シングルマザーの私が学生と恋♡するんですか?
 八時半を過ぎたところで、颯太がテレビを見ながらウトウトと船を漕いでいた。

 鳴海くんが来ていた事でまだお風呂に入れていなかったので、しまったなと思うが、仕方なくパジャマにだけ着替えさせてベッドに寝かせる。

 二階から降りて来た所で、リビングから父の声が漏れ聞こえた。

「沙耶と颯太は嫌がるかもしれないけど……籍を入れて共に暮らすのは二年でも三年でも先で良い。それまで沙耶を妊娠させないと、ここで約束して欲しい」

 ーーえ。

 入るに入れない内容で、私はドアノブを掴めずに躊躇していた。少しの沈黙が室内を満たし、鳴海くんが「分かりました」と返事をした。

「必ず、約束します」

 鳴海くんの口調は断固としていた。

 三月には今のアパートを引き払い、四月からはここから大分離れた勤め先の、社宅に住むと彼は言っていた。
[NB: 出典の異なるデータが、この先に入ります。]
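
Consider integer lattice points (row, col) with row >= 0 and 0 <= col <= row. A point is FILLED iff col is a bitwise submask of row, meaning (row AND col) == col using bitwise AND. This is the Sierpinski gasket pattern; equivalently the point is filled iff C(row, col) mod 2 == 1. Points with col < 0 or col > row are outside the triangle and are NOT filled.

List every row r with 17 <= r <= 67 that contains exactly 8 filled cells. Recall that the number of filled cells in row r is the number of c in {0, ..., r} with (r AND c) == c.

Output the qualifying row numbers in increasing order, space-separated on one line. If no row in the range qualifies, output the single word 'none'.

Row r has 2^popcount(r) filled cells, so we need popcount(r) = log2(8) = 3.
Scan r = 17..67 and keep those with exactly 3 one-bits:
r=17=10001 popcount=2 -> skip
r=18=10010 popcount=2 -> skip
r=19=10011 popcount=3 -> KEEP
r=20=10100 popcount=2 -> skip
r=21=10101 popcount=3 -> KEEP
r=22=10110 popcount=3 -> KEEP
r=23=10111 popcount=4 -> skip
r=24=11000 popcount=2 -> skip
r=25=11001 popcount=3 -> KEEP
r=26=11010 popcount=3 -> KEEP
r=27=11011 popcount=4 -> skip
r=28=11100 popcount=3 -> KEEP
r=29=11101 popcount=4 -> skip
r=30=11110 popcount=4 -> skip
r=31=11111 popcount=5 -> skip
r=32=100000 popcount=1 -> skip
r=33=100001 popcount=2 -> skip
r=34=100010 popcount=2 -> skip
r=35=100011 popcount=3 -> KEEP
r=36=100100 popcount=2 -> skip
r=37=100101 popcount=3 -> KEEP
r=38=100110 popcount=3 -> KEEP
r=39=100111 popcount=4 -> skip
r=40=101000 popcount=2 -> skip
r=41=101001 popcount=3 -> KEEP
r=42=101010 popcount=3 -> KEEP
r=43=101011 popcount=4 -> skip
r=44=101100 popcount=3 -> KEEP
r=45=101101 popcount=4 -> skip
r=46=101110 popcount=4 -> skip
r=47=101111 popcount=5 -> skip
r=48=110000 popcount=2 -> skip
r=49=110001 popcount=3 -> KEEP
r=50=110010 popcount=3 -> KEEP
r=51=110011 popcount=4 -> skip
r=52=110100 popcount=3 -> KEEP
r=53=110101 popcount=4 -> skip
r=54=110110 popcount=4 -> skip
r=55=110111 popcount=5 -> skip
r=56=111000 popcount=3 -> KEEP
r=57=111001 popcount=4 -> skip
r=58=111010 popcount=4 -> skip
r=59=111011 popcount=5 -> skip
r=60=111100 popcount=4 -> skip
r=61=111101 popcount=5 -> skip
r=62=111110 popcount=5 -> skip
r=63=111111 popcount=6 -> skip
r=64=1000000 popcount=1 -> skip
r=65=1000001 popcount=2 -> skip
r=66=1000010 popcount=2 -> skip
r=67=1000011 popcount=3 -> KEEP
Kept rows: 19 21 22 25 26 28 35 37 38 41 42 44 49 50 52 56 67

Answer: 19 21 22 25 26 28 35 37 38 41 42 44 49 50 52 56 67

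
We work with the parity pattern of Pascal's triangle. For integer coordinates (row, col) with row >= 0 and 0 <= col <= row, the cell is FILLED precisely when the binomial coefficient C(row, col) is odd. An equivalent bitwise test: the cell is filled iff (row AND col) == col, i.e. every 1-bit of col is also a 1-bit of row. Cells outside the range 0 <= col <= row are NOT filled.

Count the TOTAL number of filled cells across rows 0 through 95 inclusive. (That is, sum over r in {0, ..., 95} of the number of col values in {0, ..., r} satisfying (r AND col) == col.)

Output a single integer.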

 そこで一年の下積みを積んでから、安定した生活が送れるようなら籍を入れよう、と。就職先が決まった時にそう話していた。

 鳴海くんとの距離がまた遠ざかるけれど、これは仕方のない事だ。

 それに、父の言い分だって理解出来る。

 子持ちの私が、新卒の彼と結婚するには、まだまだ時を重ねなければいけない。

 私は俯いた顔を上げ、よし、と喝を入れてから、ようやくドアノブに手を掛けた。